Accardi, che di mestiere è docente, afferma di essere rimasto stupito dell’uscita dal carcere del boss, ma ancora di più dell’autorizzazione che gli fu data per partecipare al matrimonio di uno dei figli. «Quello fu un evento strano, sottoposi il tema anche ai carabinieri», ricorda il primo cittadino. Nelle carte dell’inchiesta, tuttavia, Accardi viene più volte citato dagli indagati. Specialmente da Alberto, il titolare del bar. «Quelli di ora erano rimasti, due mesi fa, con il sindaco che ci si doveva prendere a tre. Al sindaco questo gli avevo detto», racconta il giovane Bevilacqua al padre. Il ragazzo parla della decisione da parte di una ditta che stava svolgendo lavori a Barrafranca di non assumere operai del posto. Nonostante i patti sarebbero stati diversi. «Gli ha dato i nomi e tutte cose, le hanno scritte e gli hanno detto sì.
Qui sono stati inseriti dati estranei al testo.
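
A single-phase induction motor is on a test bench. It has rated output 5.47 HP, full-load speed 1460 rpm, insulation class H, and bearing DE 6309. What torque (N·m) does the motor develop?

26.7 N·m

P_out = 5.47 × 746 = 4081 W
ω = 2π × 1460/60 = 152.9 rad/s
τ = P_out/ω = 4081/152.9 = 26.7 N·m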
Sono venuti, si sono portati tutti gli operai paesani suoi», aggiunge, facendo riferimento alla presunta incapacità di Accardi di riuscire a garantire la manodopera locale. «Emergeva chiaramente – scrivono i militari del Ros – che Alberto stava effettuando una sorta di controllo delle imprese operanti nel territorio in cui la famiglia mafiosa esercita la propria influenza, nonché il fatto che lo stesso aveva richiesto e ottenuto l’interessamento del primo cittadino barrese».